Le Monde1 s’en est réjoui : les chiffres de la délinquance sont stables depuis une quinzaine d’années, preuve s’il en est que l’ « ensauvagement » n’existe pas. De son côté , l’enquête « Cadre de vie et sécurité » de l’INSEE, parue en 2018, indique le contraire. Chaque jour en France ont lieu environ 1 945 agressions, soit une toutes les 44 secondes.

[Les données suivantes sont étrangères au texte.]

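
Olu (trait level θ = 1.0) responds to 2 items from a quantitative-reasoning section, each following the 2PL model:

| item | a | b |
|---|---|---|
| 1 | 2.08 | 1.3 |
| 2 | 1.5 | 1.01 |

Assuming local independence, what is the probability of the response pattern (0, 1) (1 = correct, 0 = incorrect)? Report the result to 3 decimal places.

0.323

P(θ) = 1 / (1 + exp(−a(θ − b)))
P_1 = 1/(1+e^{0.6240}) = 0.3489
P_2 = 1/(1+e^{0.0150}) = 0.4963
L = (1−P_1) × P_2 = 0.6511 × 0.4963 = 0.32312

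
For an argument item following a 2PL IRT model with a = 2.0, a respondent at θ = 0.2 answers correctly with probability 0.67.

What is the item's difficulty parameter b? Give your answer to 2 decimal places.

-0.15

P(θ) = 1 / (1 + exp(−a(θ − b)))
logit(0.67) = ln(0.67/0.33) = 0.7082
b = θ − logit/(a) = 0.2 − 0.7082/2.0000 = -0.1541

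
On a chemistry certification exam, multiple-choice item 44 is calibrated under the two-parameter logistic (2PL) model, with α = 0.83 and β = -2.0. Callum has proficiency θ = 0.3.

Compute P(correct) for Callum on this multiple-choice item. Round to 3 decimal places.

0.871

P(θ) = 1 / (1 + exp(−α(θ − β)))
Exponent: 0.83 × (0.3 − (-2.0)) = 1.9090
1/(1 + e^{-1.9090}) = 0.8709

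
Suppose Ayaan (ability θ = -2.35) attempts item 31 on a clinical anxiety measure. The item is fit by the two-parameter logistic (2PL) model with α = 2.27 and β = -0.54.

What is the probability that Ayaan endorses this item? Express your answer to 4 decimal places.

P(θ) = 1 / (1 + exp(−α(θ − β)))
Exponent: 2.27 × (-2.35 − (-0.54)) = -4.1087
1/(1 + e^{4.1087}) = 0.0162

0.0162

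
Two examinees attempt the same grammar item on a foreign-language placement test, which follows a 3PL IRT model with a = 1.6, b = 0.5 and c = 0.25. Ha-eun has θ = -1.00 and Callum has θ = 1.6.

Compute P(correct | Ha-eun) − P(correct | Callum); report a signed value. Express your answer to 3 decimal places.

-0.578

P(θ) = c + (1 − c) · 1 / (1 + exp(−a(θ − b)))
P(Ha-eun) = 0.3124  [exponent -2.4000]
P(Callum) = 0.8899  [exponent 1.7600]
Difference = 0.3124 − 0.8899 = -0.5775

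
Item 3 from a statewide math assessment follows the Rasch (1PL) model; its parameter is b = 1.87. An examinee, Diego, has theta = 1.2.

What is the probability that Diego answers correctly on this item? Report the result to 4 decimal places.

P(theta) = 1 / (1 + exp(−(theta − b)))
Exponent: (1.2 − 1.87) = -0.6700
1/(1 + e^{0.6700}) = 0.3385
P = 0.3385

0.3385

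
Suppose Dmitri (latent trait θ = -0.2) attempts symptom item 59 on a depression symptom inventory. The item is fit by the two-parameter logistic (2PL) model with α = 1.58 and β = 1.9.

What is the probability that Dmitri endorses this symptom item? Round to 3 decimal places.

0.035

P(θ) = 1 / (1 + exp(−α(θ − β)))
Exponent: 1.58 × (-0.2 − 1.9) = -3.3180
1/(1 + e^{3.3180}) = 0.0350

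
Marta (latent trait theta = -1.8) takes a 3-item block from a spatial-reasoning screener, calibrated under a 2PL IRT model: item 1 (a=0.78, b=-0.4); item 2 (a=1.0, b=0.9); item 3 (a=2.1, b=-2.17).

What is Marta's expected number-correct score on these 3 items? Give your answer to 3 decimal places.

P(theta) = 1 / (1 + exp(−a(theta − b)))
P_1 = 1/(1+e^{1.0920}) = 0.2512
P_2 = 1/(1+e^{2.7000}) = 0.0630
P_3 = 1/(1+e^{-0.7770}) = 0.6850
E[score] = 0.2512 + 0.0630 + 0.6850 = 0.9992

0.999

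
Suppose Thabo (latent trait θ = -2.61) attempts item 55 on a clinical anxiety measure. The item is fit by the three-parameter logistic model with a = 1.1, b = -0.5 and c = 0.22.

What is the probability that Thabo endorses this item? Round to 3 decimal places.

0.290

P(θ) = c + (1 − c) · 1 / (1 + exp(−a(θ − b)))
Exponent: 1.1 × (-2.61 − (-0.5)) = -2.3210
1/(1 + e^{2.3210}) = 0.0894
P = 0.22 + 0.78 × 0.0894 = 0.2897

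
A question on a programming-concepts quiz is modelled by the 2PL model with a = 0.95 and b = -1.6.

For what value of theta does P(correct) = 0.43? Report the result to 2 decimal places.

P(theta) = 1 / (1 + exp(−a(theta − b)))
logit = ln(0.4300/0.5700) = -0.2819
theta = b + logit/(a) = -1.6 + (-0.2819)/0.9500 = -1.8967

-1.90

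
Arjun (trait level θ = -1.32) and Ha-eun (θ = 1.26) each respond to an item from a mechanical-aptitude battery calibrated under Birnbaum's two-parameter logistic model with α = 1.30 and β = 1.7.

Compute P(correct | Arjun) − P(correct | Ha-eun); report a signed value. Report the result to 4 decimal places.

P(θ) = 1 / (1 + exp(−α(θ − β)))
P(Arjun) = 0.0193  [exponent -3.9260]
P(Ha-eun) = 0.3608  [exponent -0.5720]
Difference = 0.0193 − 0.3608 = -0.3414

-0.3414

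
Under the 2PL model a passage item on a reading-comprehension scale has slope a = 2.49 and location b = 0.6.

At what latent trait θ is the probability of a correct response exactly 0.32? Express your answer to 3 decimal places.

0.297

P(θ) = 1 / (1 + exp(−a(θ − b)))
logit = ln(0.3200/0.6800) = -0.7538
θ = b + logit/(a) = 0.6 + (-0.7538)/2.4900 = 0.2973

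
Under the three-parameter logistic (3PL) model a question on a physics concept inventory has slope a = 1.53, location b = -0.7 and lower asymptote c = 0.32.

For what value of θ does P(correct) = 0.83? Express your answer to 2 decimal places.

P(θ) = c + (1 − c) · 1 / (1 + exp(−a(θ − b)))
Remove guessing floor: (0.83 − 0.32)/(1 − 0.32) = 0.7500
logit = ln(0.7500/0.2500) = 1.0986
θ = b + logit/(a) = -0.7 + 1.0986/1.5300 = 0.0180

0.02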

« Le réel, c’est quand on se cogne »
Ensauvagement ou pas, la bataille sémantique autour du mot semble plus importante que la réalité : « L’histoire moderne est semblable à un sourd qui répondrait à une question que personne ne pose », écrivait Léon Tolstoï dans Guerre et Paix. Pendant que les médias et la classe politique s’interrogent sur le mot « ensauvagement », le réel dépasse chaque jour un peu plus la fiction, un réel honni par la modernité, comme l’a démontré inlassablement l’essayiste Philippe Muray (1945-2006). « Le post-humain est quelqu’un qui se croit libéré des dettes que ses ancêtres pouvaient avoir envers le passé et qui file sur ses rollers à travers un réel dont la réalité ressemble à du carton-pâte (parc d’abstractions) ». L’homme contemporain a signé pour la fin de l’Histoire, trop obnubilé par le loisir instantané, la culture du « cool », une émotivité le maintenant dans une posture d’éternel enfant incapable d’accepter le réel. Car c’est bien le déni du réel qui caractérise l’homme moderne, devenu Homo Festivus sous la plume de Philippe Muray. Homo Festivus rejette le réel, car le réel est intrinsèquement amoral : « Le réel, c’est quand on se cogne », écrivait le psychiatre Jacques Lacan. Dans son ouvrage Après l’histoire (2000), Muray décrit l’individu moderne face à la montage ou l’océan, envisagés comme des terrains de jeux construits pour lui, mais échappant parfois à son désir, en rappelant son existence propre par des catastrophes naturelles : « La montagne serait méchante ? L’océan dangereux ? […] Même la recherche systématique des responsabilités […] ne consoleront jamais Homo Festivus de ce genre de trahison ».
Face à la montée de la violence, rejeton monstrueux d’une civilisation à bout de souffle, Festivus proteste. Pas contre les actes de violence, bien sûr ; l’homme contemporain, nimbé d’une « Vertu de mascarade », s’offusque de l’utilisation du mot « ensauvagement », mot forcément raciste et peut-être même concept de « l’extrême droite ». Une accusation, désormais classique, rendant impossible le débat ; débat qui tend à disparaître, puisqu’il met en exergue des divergences de point de vue, chose impensable pour Festivus. « La liberté de penser a toujours été une sorte de maladie, nous voilà guéris à fond », notait Philippe Muray dans L’Empire du bien. Dans les médias, les journalistes appellent à ne pas céder aux sirènes de ce langage politiquement incorrect. Le propre de notre société moderne est de faire disparaître le réel sous des discours grandiloquents où l’indifférenciation règne en maître.
Déni de la réalité
Dans le « monde réellement inversé » dénoncé par Guy Debord, dont Philippe Muray prolonge l’analyse, la frontière entre le réel et le fantasme tend à disparaître : le voyou multirécidiviste devient la victime d’une société raciste, la réalité biologique devient un choix personnel, les fleurs et les bougies permettent de lutter contre le terrorisme… L’époque contemporaine dévaste l’ancienne raison. « Ce travail, qui aurait semé l’épouvante dans l’humanité des temps héroïques, est accueilli désormais avec des cris de joie » (Chers djihadistes, 2002). La modernité accouche d’un ensauvagement qu’elle ne pourra bientôt plus gérer. Et son déni de la réalité n’y changera rien.
(1) Le Monde, « Un “ensauvagement de la société” ? Les études montrent, elles, une relative stabilité de la délinquance depuis quinze ans », publié le 2 septembre 2020.